Marine is one of the employees of the Office of Resource Officers of Educational Institutions, which manages abuse cases and provides referrals for adolescents with emotional or behavioral difficulties. Since 2021, with the cooperation of UN Women and the financial support of the European Union, the organization has offered the training-of-trainers course “Gender Mainstreaming in Education: Gender-Based Violence and Domestic Violence”. Marine took this course and now continues to teach her colleagues.
In the fight against domestic violence against women, it is critical to work on the elimination of gender stereotypes in schools, raise the awareness of students and educate them with values based on equality.

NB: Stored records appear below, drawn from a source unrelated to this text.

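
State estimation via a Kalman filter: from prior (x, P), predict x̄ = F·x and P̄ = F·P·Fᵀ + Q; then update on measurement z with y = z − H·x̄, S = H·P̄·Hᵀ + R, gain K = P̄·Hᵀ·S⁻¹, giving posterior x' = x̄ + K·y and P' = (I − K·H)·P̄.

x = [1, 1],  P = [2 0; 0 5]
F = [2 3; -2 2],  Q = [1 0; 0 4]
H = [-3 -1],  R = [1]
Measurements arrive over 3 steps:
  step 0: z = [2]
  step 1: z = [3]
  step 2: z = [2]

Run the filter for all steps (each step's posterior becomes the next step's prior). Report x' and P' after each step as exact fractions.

step 0: x̄ = F·x = [5, 0]
step 0: P̄ = F·P·Fᵀ + Q = [54 22; 22 32]
step 0: y = z − H·x̄ = [17]
step 0: S = H·P̄·Hᵀ + R = [651]
step 0: K = P̄·Hᵀ·S⁻¹ = [-184/651; -14/93]
step 0: x' = x̄ + K·y = [127/651, -238/93]
step 0: P' = (I − K·H)·P̄ = [1298/651 -530/93; -530/93 1604/93]
step 1: x̄ = F·x = [-4744/651, -3586/651]
step 1: P̄ = F·P·Fᵀ + Q = [62375/651 69596/651; 69596/651 82388/651]
step 1: y = z − H·x̄ = [-15865/651]
step 1: S = H·P̄·Hᵀ + R = [1061990/651]
step 1: K = P̄·Hᵀ·S⁻¹ = [-256721/1061990; -8564/31235]
step 1: x' = x̄ + K·y = [-296529/212398, 7330/6247]
step 1: P' = (I − K·H)·P̄ = [516059/1061990 -37984/31235; -37984/31235 122516/31235]
step 2: x̄ = F·x = [77301/106199, 545749/106199]
step 2: P̄ = F·P·Fᵀ + Q = [2511865/106199 2551194/106199; 2551194/106199 3330602/106199]
step 2: y = z − H·x̄ = [990050/106199]
step 2: S = H·P̄·Hᵀ + R = [41350750/106199]
step 2: K = P̄·Hᵀ·S⁻¹ = [-10086789/41350750; -5492092/20675375]
step 2: x' = x̄ + K·y = [-1278726/827015, 2201949/827015]
step 2: P' = (I − K·H)·P̄ = [20001971/41350750 -24959562/20675375; -24959562/20675375 80370778/20675375]

step 0: x' = [127/651, -238/93], P' = [1298/651 -530/93; -530/93 1604/93]
step 1: x' = [-296529/212398, 7330/6247], P' = [516059/1061990 -37984/31235; -37984/31235 122516/31235]
step 2: x' = [-1278726/827015, 2201949/827015], P' = [20001971/41350750 -24959562/20675375; -24959562/20675375 80370778/20675375]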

The resource officers are the key link in this process, particularly because, depending on their activities, they serve to create a safe, equal and violence-free school environment, overcome gender stereotypes, prevent domestic violence and respond effectively to it. The UN Women initiative, which served to create a special module and train resource officers across the country, was primarily aimed at breaking gender stereotypes in the school environment and increasing the reporting of cases of violence.
Marine says that the training helps the resource officers to increase their competence and perform their duties more effectively: “The training participants note that they have better understood the essence of gender [and have] realized the inequality that women face at different stages of their lives.”
Another trainer, Kristine Chelidze, who has 10 years of experience as a resource officer, speaks about these positive changes, and now she is the coordinator of the Kvemo Kartli Centre of the Planning and Analysis Division of the same Office.
“After completing the training course, I changed and became more gender-sensitive, not only in terms of professionalism but also in terms of my responsibility as a citizen,” Kristine says. “It makes me happy when I share the acquired knowledge with colleagues and receive impressive feedback. I believe that all such meetings will give results.”
In total, the resource officers trained within the framework of the project have conducted 42 trainings for 837 colleagues throughout the country. The initiative is part of the project “Ending Violence against Women and Girls in Georgia” (EVAWGG), funded by the European Union and implemented jointly by UN Women and UNFPA.